Paul Dukas’ Ariane et Barbe-Bleue, first heard in 1907, once seemed important. Arturo Toscanini conducted the Met premiere in 1911 with Farrar and later arranged some of its music for a 1947 recording with his NBC Symphony.
05 May 2005
The Very Best of Beverly Sills
EMI Classics’ release of The Very Best of Bevery Sills is a mixed bag. Unlike similar EMI compilations of Maria Callas, Mirella Freni, or Lucia Popp, who all present an array of signature arias or art songs, this release should be re-titled Some of Beverly Sills’ Opera Scenes and a Few Arias. Though Sills performs with an impressive cast, including Alfredo Kraus, Nicolai Gedda, Sherrill Milnes, and Samuel Ramey, this recording would be much more satisfying if is showcased more of signature Sills.

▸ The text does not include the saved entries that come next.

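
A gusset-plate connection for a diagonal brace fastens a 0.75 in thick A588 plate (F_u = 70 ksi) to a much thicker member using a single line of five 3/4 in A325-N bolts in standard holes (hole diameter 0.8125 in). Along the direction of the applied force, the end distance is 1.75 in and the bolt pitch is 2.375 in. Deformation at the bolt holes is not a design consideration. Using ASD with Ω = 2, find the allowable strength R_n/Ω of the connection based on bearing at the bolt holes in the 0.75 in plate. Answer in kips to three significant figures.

289 kips

Per bolt r_n = 1.5 l_c t F_u ≤ 3.0 d t F_u; upper limit = 3.0 × 0.75 × 0.75 × 70 = 118.1 kips.
Edge bolt: l_c = 1.75 − 0.8125/2 = 1.344 in → 1.5 × 1.344 × 0.75 × 70 = 105.8 → r_n = 105.8 kips.
Interior bolts: l_c = 2.375 − 0.8125 = 1.562 in → 1.5 × 1.562 × 0.75 × 70 = 123 → r_n = 118.1 kips.
R_n = 1 × 105.8 + 4 × 118.1 = 578.3 kips.
Allowable strength R_n/Ω = 578.3 / 2 = 289 kips.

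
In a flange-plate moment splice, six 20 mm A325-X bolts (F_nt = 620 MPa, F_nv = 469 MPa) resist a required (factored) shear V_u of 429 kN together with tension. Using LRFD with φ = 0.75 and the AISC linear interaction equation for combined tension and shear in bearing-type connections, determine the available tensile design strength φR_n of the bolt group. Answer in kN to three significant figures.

572 kN

A_b = π·20²/4 = 314.2 mm²; f_rv = 429 × 1000 / (6 × 314.2) = 227.6 MPa.
F'_nt = 1.3 F_nt − (F_nt / φF_nv) f_rv = 1.3·620 − (620/(0.75·469))·227.6 = 404.8 MPa, capped at F_nt → F'_nt = 404.8 MPa.
R_n = F'_nt · A_b · n = 404.8 × 314.2 × 6 / 1000 = 763.1 kN.
Design strength φR_n = 0.75 × 763.1 = 572 kN.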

The Very Best of Beverly Sills
Beverly Sills (soprano) sings arias from Rossini's Il barbiere di Siviglia; Verdi's Rigoletto; Donizetti's Don Pasquale; Lehar's Merry Widow; Massenet's Thais; Rossini's L'assedio di Corinto; Verdi's La traviata.
The Very Best of the Singers series.
EMI Classics 863172 [2CDs]
EMI Classics' release of The Very Best of Bevery Sills is a mixed bag. Unlike similar EMI compilations of Maria Callas, Mirella Freni, or Lucia Popp, who all present an array of signature arias or art songs, this release should be re-titled Some of Beverly Sills' Opera Scenes and a Few Arias. Though Sills performs with an impressive cast, including Alfredo Kraus, Nicolai Gedda, Sherrill Milnes, and Samuel Ramey, this recording would be much more satisfying if is showcased more of signature Sills.

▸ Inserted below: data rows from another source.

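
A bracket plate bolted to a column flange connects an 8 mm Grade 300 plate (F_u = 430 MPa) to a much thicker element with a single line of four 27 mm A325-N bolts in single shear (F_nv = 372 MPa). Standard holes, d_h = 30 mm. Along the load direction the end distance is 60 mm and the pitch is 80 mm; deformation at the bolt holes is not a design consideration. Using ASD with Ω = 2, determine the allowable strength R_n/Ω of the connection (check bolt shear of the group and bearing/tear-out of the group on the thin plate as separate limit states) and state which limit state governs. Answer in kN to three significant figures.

426 kN (bolt shear governs)

Bolt shear: A_b = π·27²/4 = 572.6 mm²; R_n = 372 × 572.6 × 4 × 1 / 1000 = 852 kN → 852 / 2 = 426 kN.
Bearing (1.5 l_c t F_u ≤ 3.0 d t F_u): upper limit = 3.0·27·8·430 / 1000 = 278.6 kN.
  Edge l_c = 60 − 30/2 = 45 → r_n = 232.2 kN; interior l_c = 80 − 30 = 50 → r_n = 258 kN.
  R_n,bearing = 1·232.2 + 3·258 = 1006 kN → 1006 / 2 = 503 kN.
Bolt shear governs: 426 kN.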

The CD is divided into a few of her famous roles, featuring an aria or two from each role as well as several pivotal scenes from the opera. Highlighted roles include Rosina of Il barbiere di Siviglia, Gilda of Rigoletto, Norina of Don Pasquale, and Violetta of La traviata. A few arias are randomly included on the second CD, such as "Vilia", "Dis-moi que je suis belle", and "Cielo! Che diverro?... Ah! Che spiegar."
If this recording's intention was to focus on bel canto repertoire, it has made a grave mistake forgetting Sill's premier roles in Lucia Di Lammermoor, Anna Bolena, Maria Stuarda and Roberto Devereux. What about her excellent interpretation of French repertoire — Manon, Faust, La Fille Du Regiment, or The Tales of Hoffman? What about her world premier role Baby Doe? This is hardly The Best of Beverly Sills.

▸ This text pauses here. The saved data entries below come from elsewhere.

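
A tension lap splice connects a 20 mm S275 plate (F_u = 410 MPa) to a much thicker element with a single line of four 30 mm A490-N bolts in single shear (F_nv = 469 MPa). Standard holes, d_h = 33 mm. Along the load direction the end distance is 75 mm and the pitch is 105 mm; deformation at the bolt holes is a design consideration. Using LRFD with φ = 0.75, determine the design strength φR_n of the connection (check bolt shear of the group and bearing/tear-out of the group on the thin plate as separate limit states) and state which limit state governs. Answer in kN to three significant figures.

Bolt shear: A_b = π·30²/4 = 706.9 mm²; R_n = 469 × 706.9 × 4 × 1 / 1000 = 1326 kN → 0.75 × 1326 = 995 kN.
Bearing (1.2 l_c t F_u ≤ 2.4 d t F_u): upper limit = 2.4·30·20·410 / 1000 = 590.4 kN.
  Edge l_c = 75 − 33/2 = 58.5 → r_n = 575.6 kN; interior l_c = 105 − 33 = 72 → r_n = 590.4 kN.
  R_n,bearing = 1·575.6 + 3·590.4 = 2347 kN → 0.75 × 2347 = 1760 kN.
Bolt shear governs: 995 kN.

995 kN (bolt shear governs)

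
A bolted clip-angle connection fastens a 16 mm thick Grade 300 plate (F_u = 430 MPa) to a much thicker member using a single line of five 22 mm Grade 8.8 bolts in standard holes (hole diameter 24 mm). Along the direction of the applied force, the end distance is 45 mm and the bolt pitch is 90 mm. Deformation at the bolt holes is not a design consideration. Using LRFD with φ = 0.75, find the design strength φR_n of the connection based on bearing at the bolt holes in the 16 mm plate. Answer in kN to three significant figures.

Per bolt r_n = 1.5 l_c t F_u ≤ 3.0 d t F_u; upper limit = 3.0 × 22 × 16 × 430 / 1000 = 454.1 kN.
Edge bolt: l_c = 45 − 24/2 = 33 mm → 1.5 × 33 × 16 × 430 / 1000 = 340.6 → r_n = 340.6 kN.
Interior bolts: l_c = 90 − 24 = 66 mm → 1.5 × 66 × 16 × 430 / 1000 = 681.1 → r_n = 454.1 kN.
R_n = 1 × 340.6 + 4 × 454.1 = 2157 kN.
Design strength φR_n = 0.75 × 2157 = 1620 kN.

1620 kN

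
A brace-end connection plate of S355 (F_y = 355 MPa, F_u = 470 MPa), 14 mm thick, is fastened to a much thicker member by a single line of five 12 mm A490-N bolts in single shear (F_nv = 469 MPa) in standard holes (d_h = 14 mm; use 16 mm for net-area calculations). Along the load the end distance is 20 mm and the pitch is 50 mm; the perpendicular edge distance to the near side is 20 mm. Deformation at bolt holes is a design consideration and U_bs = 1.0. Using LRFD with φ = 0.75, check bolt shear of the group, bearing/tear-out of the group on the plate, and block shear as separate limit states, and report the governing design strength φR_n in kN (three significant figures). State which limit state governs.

199 kN (bolt shear governs)

Bolt shear: A_b = π·12²/4 = 113.1 mm²; R_n = 469 × 113.1 × 5 × 1 / 1000 = 265.2 kN → 0.75 × 265.2 = 199 kN.
Bearing: edge l_c = 13, r_n = 102.6 kN; interior l_c = 36, r_n = 189.5 kN; R_n = 102.6 + 4·189.5 = 860.7 kN → 645 kN.
Block shear: A_gv = 3080, A_nv = 2072, A_nt = 168 mm²; R_n = min(0.6F_uA_nv, 0.6F_yA_gv) + U_bs·F_u·A_nt = 663.3 kN → 497 kN.
Bolt shear governs: 199 kN.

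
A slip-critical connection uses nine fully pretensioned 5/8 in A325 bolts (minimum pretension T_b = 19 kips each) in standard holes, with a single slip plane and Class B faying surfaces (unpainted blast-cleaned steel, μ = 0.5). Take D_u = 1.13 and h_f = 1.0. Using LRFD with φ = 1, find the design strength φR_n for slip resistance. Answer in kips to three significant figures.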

Despite faults in recording choices, Sills still exhibits vocal mastery and sensitive musicianship. The recordings span from 1972-1979, from the height of her career toward retirement. Changes in suppleness of her voice are apparent throughout the disc. Her Rosina and Violetta, recorded in 1975 and 1972 respectively, reveal a silvery line, crystalline tone, appropriate weight of the voice, and masterful phrasing. Her coloratura in "Una voce poco fa" is very impressive, especially when executing scalar runs from a well-endowed chest voice to the stratosphere. Everything from her La traviata excerpts is magnificent, from the buoyant line in "Sempre libre" to her audible distraught phrasing in "Ah! Dite alla giovine."
Recordings from the end of her career reveal reasons why the end was coming. Excerpts from Rigoletto expose a more brittle sound, wider vibrato, and a less brilliant top. However, her "Caro Nome" still stuns the listener with virtuosic trilling, masterful messa di voce, silky lyricism, and impeccable staccato. The vocal weight in this aria brings back memories of an earlier, more youthful Sills, and is entirely appropriate for the role of Gilda. Only in the final cadenza does she punch the coloratura and add too much weight.
There are many compilations of Beverly Sill's best recordings, and this is not one of them. Fortunately, EMI has a previous release entitled The Art of Beverly Sills which features all of her signature arias from the height of her career.